Cake with bananas and condensed milk
8 servings
120 minutes
Banana and condensed milk cake is a cozy combination of softness and rich sweetness. This dessert draws inspiration from American baking traditions, where bananas are often used for tenderness. The chocolate dough with a slight bitterness of cocoa creates a perfect contrast with the caramel flavor of boiled condensed milk. The delicate white chocolate cream adds airiness, while the bananas provide freshness and fruity notes. Such a cake will be a wonderful decoration for any celebration, and its rich taste pairs nicely with a cup of aromatic coffee. It stands out for its simplicity in preparation and harmonious texture combinations—from the crispy base to the velvety cream. This dessert is not just a sweet treat but a true gastronomic delight that pleases with its exquisite flavor.

1
Sift together flour, cocoa, and salt. In a separate bowl, beat sugar with butter.
- Wheat flour: 180 g
- Cocoa: 0.5 glass
- Salt: 0.5 teaspoon
- Sugar: 60 g
- Butter: 60 g
2
Mix flour and cocoa, add an egg, and knead a soft dough.
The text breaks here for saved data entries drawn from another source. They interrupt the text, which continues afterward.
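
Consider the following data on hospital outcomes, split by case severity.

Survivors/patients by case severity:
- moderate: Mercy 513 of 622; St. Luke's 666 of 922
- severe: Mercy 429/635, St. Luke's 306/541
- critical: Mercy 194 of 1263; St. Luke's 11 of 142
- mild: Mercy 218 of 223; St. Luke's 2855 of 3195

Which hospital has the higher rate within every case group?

Mercy

Moderate: Mercy 513/622 = 82.5%, St. Luke's 666/922 = 72.2% → Mercy
Severe: Mercy 429/635 = 67.6%, St. Luke's 306/541 = 56.6% → Mercy
Critical: Mercy 194/1263 = 15.4%, St. Luke's 11/142 = 7.7% → Mercy
Mild: Mercy 218/223 = 97.8%, St. Luke's 2855/3195 = 89.4% → Mercy
Mercy has the higher rate in all 4 groups.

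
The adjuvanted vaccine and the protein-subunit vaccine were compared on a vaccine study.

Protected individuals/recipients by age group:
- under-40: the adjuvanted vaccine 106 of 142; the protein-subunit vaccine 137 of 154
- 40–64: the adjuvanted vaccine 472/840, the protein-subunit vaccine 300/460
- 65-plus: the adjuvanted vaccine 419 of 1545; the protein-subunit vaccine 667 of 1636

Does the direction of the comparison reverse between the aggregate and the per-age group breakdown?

No

Under-40: the adjuvanted vaccine 106/142 = 74.6%, the protein-subunit vaccine 137/154 = 89.0% → the protein-subunit vaccine
40–64: the adjuvanted vaccine 472/840 = 56.2%, the protein-subunit vaccine 300/460 = 65.2% → the protein-subunit vaccine
65-plus: the adjuvanted vaccine 419/1545 = 27.1%, the protein-subunit vaccine 667/1636 = 40.8% → the protein-subunit vaccine
Overall: the adjuvanted vaccine 997/2527 = 39.5%, the protein-subunit vaccine 1104/2250 = 49.1% → the protein-subunit vaccine
The protein-subunit vaccine wins overall and in every age group — no reversal.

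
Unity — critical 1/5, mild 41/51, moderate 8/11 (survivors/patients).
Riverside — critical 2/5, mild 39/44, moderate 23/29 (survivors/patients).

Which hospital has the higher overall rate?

Critical: Unity 1/5 = 20.0%, Riverside 2/5 = 40.0% → Riverside
Mild: Unity 41/51 = 80.4%, Riverside 39/44 = 88.6% → Riverside
Moderate: Unity 8/11 = 72.7%, Riverside 23/29 = 79.3% → Riverside
Overall: Unity 50/67 = 74.6%, Riverside 64/78 = 82.1% → Riverside

Riverside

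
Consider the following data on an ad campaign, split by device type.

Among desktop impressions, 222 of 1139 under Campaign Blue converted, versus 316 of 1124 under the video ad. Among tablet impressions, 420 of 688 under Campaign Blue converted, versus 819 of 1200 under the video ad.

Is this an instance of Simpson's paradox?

No

Desktop: Campaign Blue 222/1139 = 19.5%, the video ad 316/1124 = 28.1% → the video ad
Tablet: Campaign Blue 420/688 = 61.0%, the video ad 819/1200 = 68.2% → the video ad
Overall: Campaign Blue 642/1827 = 35.1%, the video ad 1135/2324 = 48.8% → the video ad
The video ad wins overall and in every device group — no reversal.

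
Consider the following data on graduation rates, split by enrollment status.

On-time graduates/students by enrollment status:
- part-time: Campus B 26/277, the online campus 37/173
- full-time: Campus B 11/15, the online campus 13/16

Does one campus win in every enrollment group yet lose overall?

No

Part-time: Campus B 26/277 = 9.4%, the online campus 37/173 = 21.4% → the online campus
Full-time: Campus B 11/15 = 73.3%, the online campus 13/16 = 81.2% → the online campus
Overall: Campus B 37/292 = 12.7%, the online campus 50/189 = 26.5% → the online campus
The online campus wins overall and in every enrollment group — no reversal.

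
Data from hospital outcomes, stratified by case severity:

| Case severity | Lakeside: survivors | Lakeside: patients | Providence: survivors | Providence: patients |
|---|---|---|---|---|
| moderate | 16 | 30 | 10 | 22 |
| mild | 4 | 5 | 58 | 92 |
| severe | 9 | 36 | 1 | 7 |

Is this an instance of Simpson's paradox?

Moderate: Lakeside 16/30 = 53.3%, Providence 10/22 = 45.5% → Lakeside
Mild: Lakeside 4/5 = 80.0%, Providence 58/92 = 63.0% → Lakeside
Severe: Lakeside 9/36 = 25.0%, Providence 1/7 = 14.3% → Lakeside
Overall: Lakeside 29/71 = 40.8%, Providence 69/121 = 57.0% → Providence
Lakeside wins each case group but Providence wins overall — the comparison reverses. Lakeside's patients skew toward severe, which has a lower base rate.

Yes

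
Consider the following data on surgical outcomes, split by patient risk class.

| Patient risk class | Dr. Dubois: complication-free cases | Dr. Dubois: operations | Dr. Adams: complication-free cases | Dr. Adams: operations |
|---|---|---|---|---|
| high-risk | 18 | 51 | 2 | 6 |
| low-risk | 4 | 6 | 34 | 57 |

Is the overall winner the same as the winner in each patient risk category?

No

High-risk: Dr. Dubois 18/51 = 35.3%, Dr. Adams 2/6 = 33.3% → Dr. Dubois
Low-risk: Dr. Dubois 4/6 = 66.7%, Dr. Adams 34/57 = 59.6% → Dr. Dubois
Overall: Dr. Dubois 22/57 = 38.6%, Dr. Adams 36/63 = 57.1% → Dr. Adams
Dr. Dubois wins each patient risk group but Dr. Adams wins overall — the comparison reverses. Dr. Dubois's operations skew toward high-risk, which has a lower base rate.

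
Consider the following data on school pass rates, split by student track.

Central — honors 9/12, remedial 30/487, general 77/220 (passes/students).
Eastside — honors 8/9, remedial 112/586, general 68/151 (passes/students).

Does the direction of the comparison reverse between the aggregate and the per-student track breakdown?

No

Honors: Central 9/12 = 75.0%, Eastside 8/9 = 88.9% → Eastside
Remedial: Central 30/487 = 6.2%, Eastside 112/586 = 19.1% → Eastside
General: Central 77/220 = 35.0%, Eastside 68/151 = 45.0% → Eastside
Overall: Central 116/719 = 16.1%, Eastside 188/746 = 25.2% → Eastside
Eastside wins overall and in every student group — no reversal.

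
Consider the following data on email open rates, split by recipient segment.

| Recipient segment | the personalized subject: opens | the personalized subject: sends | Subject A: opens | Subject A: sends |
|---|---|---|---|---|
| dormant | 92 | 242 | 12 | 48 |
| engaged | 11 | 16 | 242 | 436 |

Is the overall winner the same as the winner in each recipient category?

No

Dormant: the personalized subject 92/242 = 38.0%, Subject A 12/48 = 25.0% → the personalized subject
Engaged: the personalized subject 11/16 = 68.8%, Subject A 242/436 = 55.5% → the personalized subject
Overall: the personalized subject 103/258 = 39.9%, Subject A 254/484 = 52.5% → Subject A
The personalized subject wins each recipient group but Subject A wins overall — the comparison reverses. The personalized subject's sends skew toward dormant, which has a lower base rate.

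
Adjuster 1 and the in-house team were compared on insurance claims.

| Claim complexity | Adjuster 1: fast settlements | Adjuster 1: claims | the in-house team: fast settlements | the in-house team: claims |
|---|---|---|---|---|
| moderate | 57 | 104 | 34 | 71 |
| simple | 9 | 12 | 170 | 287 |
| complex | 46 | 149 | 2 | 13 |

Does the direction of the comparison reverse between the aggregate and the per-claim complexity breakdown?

Moderate: Adjuster 1 57/104 = 54.8%, the in-house team 34/71 = 47.9% → Adjuster 1
Simple: Adjuster 1 9/12 = 75.0%, the in-house team 170/287 = 59.2% → Adjuster 1
Complex: Adjuster 1 46/149 = 30.9%, the in-house team 2/13 = 15.4% → Adjuster 1
Overall: Adjuster 1 112/265 = 42.3%, the in-house team 206/371 = 55.5% → the in-house team
Adjuster 1 wins each claim group but the in-house team wins overall — the comparison reverses. Adjuster 1's claims skew toward complex, which has a lower base rate.

Yes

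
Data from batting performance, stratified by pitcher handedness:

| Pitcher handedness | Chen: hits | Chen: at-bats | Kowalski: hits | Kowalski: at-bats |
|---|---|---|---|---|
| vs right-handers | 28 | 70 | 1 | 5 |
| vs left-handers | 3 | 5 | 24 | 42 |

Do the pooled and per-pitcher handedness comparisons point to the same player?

No

Vs right-handers: Chen 28/70 = 40.0%, Kowalski 1/5 = 20.0% → Chen
Vs left-handers: Chen 3/5 = 60.0%, Kowalski 24/42 = 57.1% → Chen
Overall: Chen 31/75 = 41.3%, Kowalski 25/47 = 53.2% → Kowalski
Chen wins each pitcher group but Kowalski wins overall — the comparison reverses. Chen's at-bats skew toward vs right-handers, which has a lower base rate.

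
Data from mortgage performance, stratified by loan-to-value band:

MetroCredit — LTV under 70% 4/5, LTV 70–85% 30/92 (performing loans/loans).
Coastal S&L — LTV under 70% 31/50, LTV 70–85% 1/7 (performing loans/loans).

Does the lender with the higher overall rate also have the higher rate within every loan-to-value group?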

Shape it into a flattened ball, wrap in plastic wrap, and refrigerate for 30 minutes.
- Chicken egg: 1 piece
3
Roll out the dough to a thickness of 5 mm. Place the dough in the mold. Prick the dough with a fork in several places. Place in a cool place for 20 minutes. Bake at 200 degrees for 10-12 minutes — if the dough puffs up, prick it with a fork.
4
Cool in the mold for 2-3 minutes, then carefully remove from the mold and let cool completely on a rack.
5
For the cream, whip the cream well. Melt the white chocolate in a water bath and let it cool slightly. Mix the cream and chocolate together with vanilla sugar.
- Heavy cream: 400 g
- White chocolate: 175 g
- Vanilla sugar: 1 teaspoon
6
Place boiled condensed milk in the baked dough. Cool it down. Layer sliced bananas on top of the condensed milk, cover with cream, and sprinkle with cocoa.